D’abord, les dessins. Des dessins sur des supports papier, quoi de plus commun et de plus simple ? Bien sûr, il faut parler de la couleur. Mais pas ou peu de couleur…Un dessin limité aux crayons noirs, à un pigment noir dilué dans de l’huile d’œillette pour simple liant, à un peu de peinture blanche et, parfois un peu de couleur jaune or comme un souvenir d’icônes passées.
Et il y a aussi les pièces en volume, les installations. Des pièces qu’il pourrait être facile de qualifier de « sculptures » par paresse ou par simple analogie. Car, et c’est ici que le terme d’installation prend sens, il s’agit d’abord d’éléments créés pour se rapprocher, dialoguer entre eux au gré de la mise en place dans un espace. Les matériaux sont récurrents, le plomb, le charbon de bois, la cire, la lumière, le papier.
Comme les parties d’un grand tout, leur usage ne fait réellement sens que lorsqu’elles sont « orientées » – installées – les unes par rapport aux autres ainsi qu’elles le sont déjà, plus ou moins, au sein de l’atelier…
C’est ce dialogue qui fait réellement œuvre, par son assemblage dans l’espace et également sa non-persistance dans le temps. Il faut voir cela comme un jeu où il s’agit de transporter et de reconstruire, pour un temps et dans un espace donné, un peu de l’atelier. Et ensuite de tout déconstruire pour remettre chaque partie dans le cocon de l’atelier original….
Revenons aux travaux sur papier… comme les constructions en volume, ils sont « construits » eux aussi par la mise en relation de « formes ». Parfois je serais tenté de parler alors d’écritures ou de signes, mais de quelle langue alors ? C’est bien là où est une partie de l’énigme.
Mais il ne faut pas aller trop rapidement, le chemin peut encore être long…Des dessins, comme des installations, le trait commun est bien ces agencements et mises en œuvre de formes, de traits de crayon et de quelques aplats de couleurs noires-brunes huileuses, comme d’éléments de cire, de constructions en métal ou de plomb, ou encore de charbon de bois, et de supports de verre.
Que ce soient les dessins ou les constructions accumulations, ce sont ces renvois de l’un à l’autre, qui sont tout le jeu….

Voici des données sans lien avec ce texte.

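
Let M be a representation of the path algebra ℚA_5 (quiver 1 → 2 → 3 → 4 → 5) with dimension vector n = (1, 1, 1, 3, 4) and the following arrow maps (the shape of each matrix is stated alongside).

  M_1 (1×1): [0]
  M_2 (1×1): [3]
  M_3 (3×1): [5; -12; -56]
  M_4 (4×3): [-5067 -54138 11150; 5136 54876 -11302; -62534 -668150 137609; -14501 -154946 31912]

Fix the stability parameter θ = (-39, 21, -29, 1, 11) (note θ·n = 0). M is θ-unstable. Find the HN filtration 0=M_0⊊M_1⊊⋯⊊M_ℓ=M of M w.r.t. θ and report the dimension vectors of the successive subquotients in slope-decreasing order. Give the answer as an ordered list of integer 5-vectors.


Interval decomposition of M: I[1,1], I[2,5], I[4,4], I[4,5], I[5,5]^2.
HN type (ℓ=4): μ^(1)=11; μ^(2)=1; μ^(3)=-4; μ^(4)=-39

((0, 0, 0, 0, 4); (0, 0, 0, 3, 0); (0, 1, 1, 0, 0); (1, 0, 0, 0, 0))


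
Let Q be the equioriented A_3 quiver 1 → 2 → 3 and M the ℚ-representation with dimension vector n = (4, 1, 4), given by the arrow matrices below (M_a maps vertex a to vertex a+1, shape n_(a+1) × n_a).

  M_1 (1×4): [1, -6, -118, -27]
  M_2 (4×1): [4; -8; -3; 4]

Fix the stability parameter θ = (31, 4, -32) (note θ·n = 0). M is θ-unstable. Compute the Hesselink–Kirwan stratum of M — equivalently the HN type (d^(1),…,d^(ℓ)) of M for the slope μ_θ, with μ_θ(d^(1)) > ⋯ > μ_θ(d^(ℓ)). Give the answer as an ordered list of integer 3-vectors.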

Il y a – par instant – le sentiment d’être ainsi un typographe qui compose un texte en puisant dans des boîtes pleines de formes, mais sans connaître la fin de l’histoire et assurément sans chercher à la connaître.
Ou bien d’être simplement, pour prendre une image à Jorge Luis Borges, le conservateur d’une bibliothèque sans fin, parfaitement classée et ordonnée, mais selon un ordre qui m’est inconnu, et dans laquelle je puise un volume, puis un autre qui renvoie à un autre de nouveau, ainsi de suite au fil du temps.
Parfois l’emploi de ces éléments est systématique, des formes et des « objets » auxquels j’ai recours de façon récurrente comme l’on fait appel à de vieux amis. Sans gêne et sans hésitation, ils me sont fiables. D’autres naviguent à leur gré, indispensables et nécessaires un temps et persuadés qu’ils ouvrent la voie…et puis disparaissent des rayons de la bibliothèque quelques jours, quelques mois ou quelques années plus tard…
II faut alors jouer à l’alchimiste en codifiant, par les formes, par les recouvrements et les transparences, autant de liens entre les éléments tracés sur la feuille ou dressés dans l’espace, tout en se jouant de la pauvreté des moyens utilisés.
Et ainsi de poursuivre cette mise en place dans les volumes et les installations en complétant et en opposant des formes et des matériaux : la lumière électrique comme révélation d’un monde, la cire et le plomb comme complément par leur plasticité et leur ouverture au repentir, le charbon de bois comme fragilité à être, pour n’en citer que quelques possibles donnés à l’imaginaire.